When she received the report of what had happened, Mrs. Brickman returned from Saint Paul immediately. She magnanimously declared that Emmy Frost would not be motherless for long. It was her intention to adopt the little girl just as soon as she could.
Mose, when he heard this, signed, Black Witch her new mother? Then he signed something that Mrs. Frost, had she been alive, would never have approved of.
Albert said in a low, resigned voice, “What the Black Witch wants, the Black Witch gets.”

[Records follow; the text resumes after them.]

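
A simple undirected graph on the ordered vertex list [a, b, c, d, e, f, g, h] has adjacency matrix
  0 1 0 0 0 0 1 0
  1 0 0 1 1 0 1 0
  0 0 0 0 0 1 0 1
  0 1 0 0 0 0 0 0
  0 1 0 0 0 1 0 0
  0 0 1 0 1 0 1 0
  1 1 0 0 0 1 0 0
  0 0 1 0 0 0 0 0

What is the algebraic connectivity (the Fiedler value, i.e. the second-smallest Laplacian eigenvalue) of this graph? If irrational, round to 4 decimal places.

With the vertex order [a, b, c, d, e, f, g, h], the degrees are [2, 4, 2, 1, 2, 3, 3, 1], giving D = diag(2, 4, 2, 1, 2, 3, 3, 1) and L = D - A. The smallest Laplacian eigenvalue is always 0. The next one, lambda_2 = 0.3432, measures how hard the graph is to disconnect: larger values mean better connectivity. The eigenvalues sum to 18, which equals trace(L) = 2|E|.

0.3432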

To me it seemed just one more unfair thing in a long line of terrible unfairnesses. I could live with all the disappointment and destruction that a heartless God had sent my way. Maybe I even deserved it. But Emmy Frost? All she’d ever done her whole brief life was bring happiness to the rest of us. And Mrs. Frost? If ever there’d been an angel on this earth, it was her.
The funeral service was held on Thursday in the gymnasium. All the kids at school were there, except Billy Red Sleeve, who hadn’t been picked up by the authorities yet. We were dressed as if for Sunday, and the podium Mr. Brickman always preached from stood on the gym floor with chairs behind it for him and Mrs. Brickman, and one for Emmy, who sat there slumped like a lifeless doll. We hadn’t seen her since that terrible day of the tornado. She wore a new dress and shiny new leather shoes. The grit and dust and plaster had been so thick in her hair that they couldn’t wash it out, and they’d simply cut back all her curls to within an inch of her scalp. Without the dress, she could have passed for a boy.
Miss Stratton sat at the pump organ. She played “Rock of Ages” and we all mumbled along. Mr. Brickman gave the eulogy. For the first time I could recall, he spoke to us in a respectful tone with no bombast whatsoever. I’d never liked him, but I was grateful for the kind—and true—things he said about Cora Frost.